Since the remedial Order came into force in October 2020, cohabitees may now claim the same Statutory Bereavement Award in a personal injury claim as a spouse, but only if they have been together for more than two years.
Now, APIL – the Association of Personal Injury Lawyers – has issued a report entitled Bereavement damages: A dis-United Kingdom which highlights the geographical disparity of such awards in what it describes as a 'postcode lottery'.
APIL argues that this geographical lottery leaves England and Wales out of step with Scottish law and also public sentiment about who should receive compensation.
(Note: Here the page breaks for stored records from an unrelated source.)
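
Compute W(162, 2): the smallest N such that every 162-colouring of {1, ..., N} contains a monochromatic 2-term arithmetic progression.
W(162, 2) = 162 + 1 = 163

A 2-term AP is any pair of integers, so a monochromatic 2-AP exists iff some colour is used at least twice. With 162 colours, the colouring i ↦ i on {1, ..., 162} uses each colour once, avoiding any monochromatic pair, so W(162, 2) > 162. For {1, ..., 163}, pigeonhole forces two integers of the same colour, which form a monochromatic 2-AP. Hence W(162, 2) = 163.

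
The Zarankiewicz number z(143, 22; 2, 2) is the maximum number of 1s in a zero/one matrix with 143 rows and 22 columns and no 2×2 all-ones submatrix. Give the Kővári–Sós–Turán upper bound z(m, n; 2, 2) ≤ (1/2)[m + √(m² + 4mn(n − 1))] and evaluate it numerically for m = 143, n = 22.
z(143, 22; 2, 2) ≤ (1/2)[143 + √(143² + 4·143·22·21)] = (1/2)[143 + √284713] = 338.2925

Kővári–Sós–Turán: let r_1, ..., r_143 be the row sums and z = Σ r_i the total number of 1s. Each pair of columns can share at most one row with both entries 1 (else a 2×2 all-ones block appears), so Σ_i C(r_i, 2) ≤ C(22, 2) = 231. By convexity Σ_i C(r_i, 2) ≥ 143·C(z/143, 2) = z(z − 143)/(2·143), giving z² − 143z − 143·22·21 ≤ 0 and hence z ≤ (1/2)[143 + √(20449 + 4·66066)] = (1/2)[143 + √284713] ≈ (1/2)(143 + 533.585) = 338.2925.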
It says unmarried fathers, step-parents, parents of adults, brothers and sisters and unmarried couples who have lived together for less than two years as those unable to make claims, something it describes as 'woefully discriminatory and out of date'. The law in Scotland does not make this distinction, rather awarding compensation dependent on the facts of each case.
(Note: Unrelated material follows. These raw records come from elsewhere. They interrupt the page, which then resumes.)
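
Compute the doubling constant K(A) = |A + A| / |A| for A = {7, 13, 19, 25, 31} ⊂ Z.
K = |A + A| / |A| = 9/5

Enumerate A + A = {a + b : a, b ∈ A}. With |A| = 5, there are |A|^2 = 25 ordered sum pairs; collecting distinct values, A + A = {14, 20, 26, 32, 38, 44, 50, 56, 62}, so |A + A| = 9. Thus K = 9/5. Here |A + A| = 2|A| − 1 = 9, the minimum possible — so K = 9/5 is minimal, which holds iff A is an arithmetic progression.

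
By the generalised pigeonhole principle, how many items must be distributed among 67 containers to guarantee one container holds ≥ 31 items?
n = (31 − 1)·67 + 1 = 2011

By the generalised pigeonhole principle, to guarantee some box contains ≥ r objects we need more than (r − 1) · k objects total. Threshold: n = (r − 1) · k + 1. With r = 31 and k = 67: n = 30 · 67 + 1 = 2010 + 1 = 2011. For n = 2010 = 30 · 67, we can put exactly 30 objects in every box, avoiding 31 in any single one — so 2011 is tight.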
APIL is calling for ministers to further reform the Fatal Accidents Act to 'drag the rest of the UK into the 21st century', and criticises ministers for their short-sightedness.
The report states that the amount of support offered to the bereaved depends on whether they live in England, Wales, Scotland or Northern Ireland, and cites opinions from survey it commissioned in 2019-20 that shows 85 per cent of British adults believed unmarried fathers should be compensated if their child died in the same way a married father would be.
The law around bereavement damages has changed slowly in recent years and amendments to the eligibility of cohabiting couples were only enforced after the Court of Appeal ruled that their exclusion breached the European Convention on Human Rights – but only included those who had been together for more than two years.
Statutory bereavement damages were increased in England and Wales from 1 May 2020 to £15,120.